AMY GOODMAN: Have you seen anything like this before? For example, the post office in Tacoma, Washington, in Dallas, Texas, reconnecting letter sorting machines that were disconnected under orders from the postmaster general?
PHILIP RUBIO: Well, I can't think of anything like that. But we have to remember, on the one hand, these are isolated incidents, but, on the other hand, they are revealing of what postal workers have always done in the past taken measures into their own hands and it's a promise of what might happen in the future. That is, postal workers because we have to remember, postal workers are really the heart of what I would call the service culture that's still alive in the post office OK? as opposed to the business culture of just trying to cut costs. And so, to actually take a risk at being fired for insubordination, you know, to plugging those machines back in, we might see that takes a great effort, and we might see something like postal workers defying bans on overtime to make sure that ballots get through.
AMY GOODMAN: I want to go to David C. Williams, the former Postal Service inspector general, former vice chair of the Postal Board of Governors. In his opening remarks to the House Progressive Caucus last week, Williams criticized Treasury Secretary Steven Mnuchin.

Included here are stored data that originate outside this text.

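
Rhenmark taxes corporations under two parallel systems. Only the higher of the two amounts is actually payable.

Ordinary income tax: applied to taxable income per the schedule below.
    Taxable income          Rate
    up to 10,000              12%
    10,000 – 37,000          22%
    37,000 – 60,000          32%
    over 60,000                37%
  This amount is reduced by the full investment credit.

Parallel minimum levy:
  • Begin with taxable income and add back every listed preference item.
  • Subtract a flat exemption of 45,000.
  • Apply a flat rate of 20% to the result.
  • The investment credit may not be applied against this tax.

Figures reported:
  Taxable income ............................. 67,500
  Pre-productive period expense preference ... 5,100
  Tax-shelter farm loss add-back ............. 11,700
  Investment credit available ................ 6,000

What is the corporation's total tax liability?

Ordinary income tax:
  10,000 × 12% = 1,200
  27,000 × 22% = 5,940
  23,000 × 32% = 7,360
  7,500 × 37% = 2,775
  → 17,275
  Less investment credit 6,000 → 11,275

Parallel minimum levy:
  Adjusted income: 67,500 + 5,100 + 11,700 = 84,300
  Less exemption 45,000 → base 39,300
  39,300 × 20% = 7,860

11,275 > 7,860, so the ordinary income tax governs.

11,275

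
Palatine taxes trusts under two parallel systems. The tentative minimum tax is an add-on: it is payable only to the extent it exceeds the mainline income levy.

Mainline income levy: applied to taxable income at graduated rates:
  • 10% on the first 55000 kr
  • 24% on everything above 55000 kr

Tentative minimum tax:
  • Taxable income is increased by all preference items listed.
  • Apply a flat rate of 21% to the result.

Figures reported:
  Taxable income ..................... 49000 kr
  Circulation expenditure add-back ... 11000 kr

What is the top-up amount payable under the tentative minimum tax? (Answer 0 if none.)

7700 kr

Tentative minimum tax:
  Adjusted income: 49000 kr + 11000 kr = 60000 kr
  60000 kr × 21% = 12600 kr

Mainline income levy:
  49000 kr × 10% = 4900 kr

Excess of tentative minimum tax over mainline income levy: 12600 kr − 4900 kr = 7700 kr.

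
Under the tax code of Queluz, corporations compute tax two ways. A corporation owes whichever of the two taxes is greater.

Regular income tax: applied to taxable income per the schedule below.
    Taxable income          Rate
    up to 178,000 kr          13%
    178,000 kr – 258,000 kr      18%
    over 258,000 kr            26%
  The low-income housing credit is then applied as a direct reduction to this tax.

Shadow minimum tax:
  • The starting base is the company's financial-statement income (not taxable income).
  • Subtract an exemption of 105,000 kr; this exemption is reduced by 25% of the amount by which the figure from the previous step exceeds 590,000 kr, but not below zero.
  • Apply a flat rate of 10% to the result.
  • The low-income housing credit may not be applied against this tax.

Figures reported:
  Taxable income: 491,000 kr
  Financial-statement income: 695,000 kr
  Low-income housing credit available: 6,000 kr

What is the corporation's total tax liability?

Regular income tax:
  178,000 kr × 13% = 23,140 kr
  80,000 kr × 18% = 14,400 kr
  233,000 kr × 26% = 60,580 kr
  → 98,120 kr
  Less low-income housing credit 6,000 kr → 92,120 kr

Shadow minimum tax:
  Base (financial-statement income): 695,000 kr
  Exemption: 105,000 kr − 25% × (695,000 kr − 590,000 kr) = 105,000 kr − 26,250 kr = 78,750 kr
  Base: 695,000 kr − 78,750 kr = 616,250 kr
  616,250 kr × 10% = 61,625 kr

92,120 kr > 61,625 kr, so the regular income tax governs.

92,120 kr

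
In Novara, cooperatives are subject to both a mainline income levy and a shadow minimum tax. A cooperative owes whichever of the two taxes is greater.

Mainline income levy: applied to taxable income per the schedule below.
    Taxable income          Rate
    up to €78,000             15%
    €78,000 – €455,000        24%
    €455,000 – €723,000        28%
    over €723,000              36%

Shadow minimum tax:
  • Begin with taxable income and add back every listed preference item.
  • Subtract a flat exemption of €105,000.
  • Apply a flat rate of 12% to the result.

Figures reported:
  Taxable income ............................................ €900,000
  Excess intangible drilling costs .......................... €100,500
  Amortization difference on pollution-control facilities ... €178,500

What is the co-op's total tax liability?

Shadow minimum tax:
  Adjusted income: €900,000 + €100,500 + €178,500 = €1,179,000
  Less exemption €105,000 → base €1,074,000
  €1,074,000 × 12% = €128,880

Mainline income levy:
  €78,000 × 15% = €11,700
  €377,000 × 24% = €90,480
  €268,000 × 28% = €75,040
  €177,000 × 36% = €63,720
  → €240,940

€240,940 > €128,880, so the mainline income levy governs.

€240,940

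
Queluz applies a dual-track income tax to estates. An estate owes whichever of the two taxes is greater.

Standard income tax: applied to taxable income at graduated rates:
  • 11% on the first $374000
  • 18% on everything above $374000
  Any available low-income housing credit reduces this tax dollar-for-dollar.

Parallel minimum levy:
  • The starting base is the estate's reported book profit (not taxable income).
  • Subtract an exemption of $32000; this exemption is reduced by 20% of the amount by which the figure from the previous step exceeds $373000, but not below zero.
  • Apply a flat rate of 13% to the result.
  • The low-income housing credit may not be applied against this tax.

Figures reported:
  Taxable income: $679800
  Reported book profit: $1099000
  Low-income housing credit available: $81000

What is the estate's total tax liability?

$142870

Parallel minimum levy:
  Base (reported book profit): $1099000
  Exemption: 20% × ($1099000 − $373000) = $145200 ≥ $32000, so the exemption is fully phased out
  Base: $1099000 − $0 = $1099000
  $1099000 × 13% = $142870

Standard income tax:
  $374000 × 11% = $41140
  $305800 × 18% = $55044
  → $96184
  Less low-income housing credit $81000 → $15184

$142870 > $15184, so the parallel minimum levy is the binding amount.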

DAVID WILLIAMS: I recently resigned as the vice chairman of the Postal Board of Governors, when it became clear to me that the administration was politicizing the Postal Service, with the treasury secretary as the lead figure for the White House in that effort. By statute, the Treasury was made responsible for providing the Postal Service with a line of credit. The Treasury was using that responsibility to make demands that I believe would turn the Postal Service into a political tool, ending its long history as an apolitical public infrastructure.
AMY GOODMAN: Can you respond to that, Professor Philip Rubio?
PHILIP RUBIO: Well, David C. Williams was the watchdog, and he was one of two watchdogs, the other being Ronald Stroman, who also well, he resigned under pressure. So, they were looking out for the Postal Service, and they both resigned because they saw it being politicized.